The centerpiece of this year's Repertory Singers' "Candlelight & Carols" holiday concert is Vivaldi's Gloria in D major, a piece that he's loved since the days when he was a vocal student in Kansas. When he added it to the program for this weekend's shows, though, he was certain that it was the first time the Repertory Singers had performed the work; in fact, that's what the early publicity notes for the concerts indicate.

But, Zielke said in an interview with The E this week, his memory has since been refreshed: "One of the members reminded me that we had done this 15 or so years ago."

Regardless, Zielke doesn't think audience members will mind: "I love the Vivaldi," he said. "It's a brilliant piece," with a simplicity that seems right for the season.

And he loves the story behind the piece as well: Zielke said Vivaldi wrote it for the all-female music ensemble of the Ospedale della Pietà, a home for abandoned children where the composer worked — and where he created most of his major works. "He turned these girls into amazing musicians at a time (the early 1700s) when the world thought only boys should be making music," Zielke said.

Zielke's memory may be a bit foggy about the first time the Repertory Singers performed the work, but he vividly remembers his first exposure to it. He was a college school in Wichita, working as a section leader with a church choir, when the director programmed the Vivaldi Gloria.

"It was all new to me," Zielke said. "I had never heard of it." But he remembers thinking: "Wow, this is amazing. Other people should know about this piece."

Ah, the charming naivety of youth: Of course, as he quickly learned, other people knew about the piece, which has become a holiday staple for a number of reasons: It's about the right length for a holiday concert, and the music, while relatively simple, is gorgeous. It also puts the spotlight on three soloists: Sopranos Emma Nissen and Lorissa Zen and mezzo-soprano Caitlyn Douglass.

The weekend concert includes an unusual twist on another holiday staple, Handel's "Messiah." The concert's second half opens with what's being billed as a "Mini-Messiah Sing-Along." The sing-along, suggested by associate conductor Raymund Ocampo, features four of the piece's best-known choruses (including, of course, the "Hallelujah"), and the audience will be invited to sing along with the Repertory Singers. Two hundred copies of the score will be available for audience members.

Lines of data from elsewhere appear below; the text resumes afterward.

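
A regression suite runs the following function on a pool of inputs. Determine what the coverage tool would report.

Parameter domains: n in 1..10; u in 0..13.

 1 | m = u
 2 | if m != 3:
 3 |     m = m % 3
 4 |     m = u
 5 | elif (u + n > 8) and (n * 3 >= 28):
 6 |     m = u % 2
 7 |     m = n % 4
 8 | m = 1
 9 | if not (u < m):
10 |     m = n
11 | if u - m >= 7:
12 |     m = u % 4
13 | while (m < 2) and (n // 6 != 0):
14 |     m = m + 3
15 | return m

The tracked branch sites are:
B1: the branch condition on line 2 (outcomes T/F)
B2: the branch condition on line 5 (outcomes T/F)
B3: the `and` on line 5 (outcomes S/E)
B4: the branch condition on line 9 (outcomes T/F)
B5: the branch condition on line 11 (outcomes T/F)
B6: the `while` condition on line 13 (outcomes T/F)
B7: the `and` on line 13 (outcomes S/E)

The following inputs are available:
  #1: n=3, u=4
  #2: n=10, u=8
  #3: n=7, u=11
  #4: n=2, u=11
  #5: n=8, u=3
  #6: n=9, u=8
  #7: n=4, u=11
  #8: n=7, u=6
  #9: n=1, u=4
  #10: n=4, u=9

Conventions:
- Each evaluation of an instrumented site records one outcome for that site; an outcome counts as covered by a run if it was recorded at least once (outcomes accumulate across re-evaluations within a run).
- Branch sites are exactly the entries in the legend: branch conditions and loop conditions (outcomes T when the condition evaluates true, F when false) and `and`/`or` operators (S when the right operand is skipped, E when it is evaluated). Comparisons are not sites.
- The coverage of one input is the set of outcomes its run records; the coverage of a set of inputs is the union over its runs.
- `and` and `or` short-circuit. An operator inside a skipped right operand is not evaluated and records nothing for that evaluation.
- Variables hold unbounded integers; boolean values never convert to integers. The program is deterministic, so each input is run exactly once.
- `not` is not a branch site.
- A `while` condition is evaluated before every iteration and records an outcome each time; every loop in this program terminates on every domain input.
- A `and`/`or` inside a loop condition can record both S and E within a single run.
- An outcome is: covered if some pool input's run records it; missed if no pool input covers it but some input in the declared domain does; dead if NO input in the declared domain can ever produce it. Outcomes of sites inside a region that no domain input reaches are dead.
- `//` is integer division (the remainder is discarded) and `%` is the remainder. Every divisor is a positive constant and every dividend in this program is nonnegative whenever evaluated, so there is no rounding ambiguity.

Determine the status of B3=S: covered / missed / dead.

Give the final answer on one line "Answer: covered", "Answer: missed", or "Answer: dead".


no pool input records B3=S
but domain input (n=1, u=3) does record it -> reachable, so missed
Answer: missed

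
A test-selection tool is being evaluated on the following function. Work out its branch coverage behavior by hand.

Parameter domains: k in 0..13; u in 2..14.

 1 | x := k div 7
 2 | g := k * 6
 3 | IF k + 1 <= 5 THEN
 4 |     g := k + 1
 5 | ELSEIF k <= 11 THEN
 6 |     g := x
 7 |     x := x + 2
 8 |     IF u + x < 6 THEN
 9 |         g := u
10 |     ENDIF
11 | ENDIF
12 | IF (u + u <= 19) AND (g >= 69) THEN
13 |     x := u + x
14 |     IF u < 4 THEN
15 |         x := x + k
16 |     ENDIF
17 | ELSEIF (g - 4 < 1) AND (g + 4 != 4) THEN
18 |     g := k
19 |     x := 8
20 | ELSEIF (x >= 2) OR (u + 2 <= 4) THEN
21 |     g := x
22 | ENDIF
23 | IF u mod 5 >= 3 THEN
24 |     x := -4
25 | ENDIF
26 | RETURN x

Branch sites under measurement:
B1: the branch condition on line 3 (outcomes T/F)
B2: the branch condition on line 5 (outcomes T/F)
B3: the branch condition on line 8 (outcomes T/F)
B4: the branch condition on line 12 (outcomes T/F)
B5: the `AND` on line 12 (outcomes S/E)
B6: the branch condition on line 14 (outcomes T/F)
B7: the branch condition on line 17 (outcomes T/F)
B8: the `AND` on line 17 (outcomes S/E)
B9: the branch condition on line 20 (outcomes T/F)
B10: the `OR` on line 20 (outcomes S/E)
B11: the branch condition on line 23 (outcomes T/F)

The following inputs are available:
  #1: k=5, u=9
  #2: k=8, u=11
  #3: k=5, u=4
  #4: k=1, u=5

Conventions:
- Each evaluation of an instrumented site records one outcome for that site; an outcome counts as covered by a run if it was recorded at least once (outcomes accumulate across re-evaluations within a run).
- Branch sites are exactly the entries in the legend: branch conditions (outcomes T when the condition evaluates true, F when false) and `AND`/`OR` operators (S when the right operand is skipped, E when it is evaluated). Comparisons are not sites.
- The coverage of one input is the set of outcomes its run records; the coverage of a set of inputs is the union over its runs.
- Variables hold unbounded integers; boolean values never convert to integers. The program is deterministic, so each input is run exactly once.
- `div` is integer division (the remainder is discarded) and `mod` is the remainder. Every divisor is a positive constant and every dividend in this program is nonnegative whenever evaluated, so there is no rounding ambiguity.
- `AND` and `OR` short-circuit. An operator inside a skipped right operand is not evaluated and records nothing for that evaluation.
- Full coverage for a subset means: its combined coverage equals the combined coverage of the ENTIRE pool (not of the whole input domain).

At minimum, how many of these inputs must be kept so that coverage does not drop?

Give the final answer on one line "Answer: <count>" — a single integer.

#1 (k=5, u=9) -> B1->F, B2->T, B3->F, B5->E, B4->F, B8->E, B7->F, B10->S, B9->T, B11->T; covered: B1=F, B2=T, B3=F, B4=F, B5=E, B7=F, B8=E, B9=T, B10=S, B11=T
#2 (k=8, u=11) -> B1->F, B2->T, B3->F, B5->S, B4->F, B8->E, B7->T, B11->F; covered: B1=F, B2=T, B3=F, B4=F, B5=S, B7=T, B8=E, B11=F
#3 (k=5, u=4) -> B1->F, B2->T, B3->F, B5->E, B4->F, B8->E, B7->F, B10->S, B9->T, B11->T; covered: B1=F, B2=T, B3=F, B4=F, B5=E, B7=F, B8=E, B9=T, B10=S, B11=T
#4 (k=1, u=5) -> B1->T, B5->E, B4->F, B8->E, B7->T, B11->F; covered: B1=T, B4=F, B5=E, B7=T, B8=E, B11=F
the full pool covers 14 outcomes: B1=T, B1=F, B2=T, B3=F, B4=F, B5=S, B5=E, B7=T, B7=F, B8=E, B9=T, B10=S, B11=T, B11=F
every size-1 subset falls short of the 14 outcomes (best: 10/14)
every size-2 subset falls short of the 14 outcomes (best: 13/14)
the canonical winner is {1, 2, 4}: size 3, full 14-outcome coverage, earliest index list among size-3 covers

Answer: 3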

The ensemble's four section leaders (Sandra Babb, Leah Tomlin, Bryce Tomlin and David Zielke) will take turns conducting each of the choruses.

The program also includes a variety of carols, includ two Dan Forrest arrangements, "The First Noel" and "See Amid the Winter's Snow;" Dale Warland's "Wexford Carol;" Eleanor Daley's "Jesus Christ the Apple Tree;" Stephen Mager's "Come, All Ye Shepherds;" and Rene Clausen's arrangement of "O, Holy Night," the traditional holiday concert closer for the Repertory Singers.

Zielke said he has some surprises in store as well.

This concert will be performed twice, once on Saturday night and once on Sunday afternoon, continuing an experiment of sorts that the Repertory Singers launched with last year's performance of "The Messiah." The ensemble also plans two performances of its April show, which will feature the concert version of Meredith Willson's "The Music Man."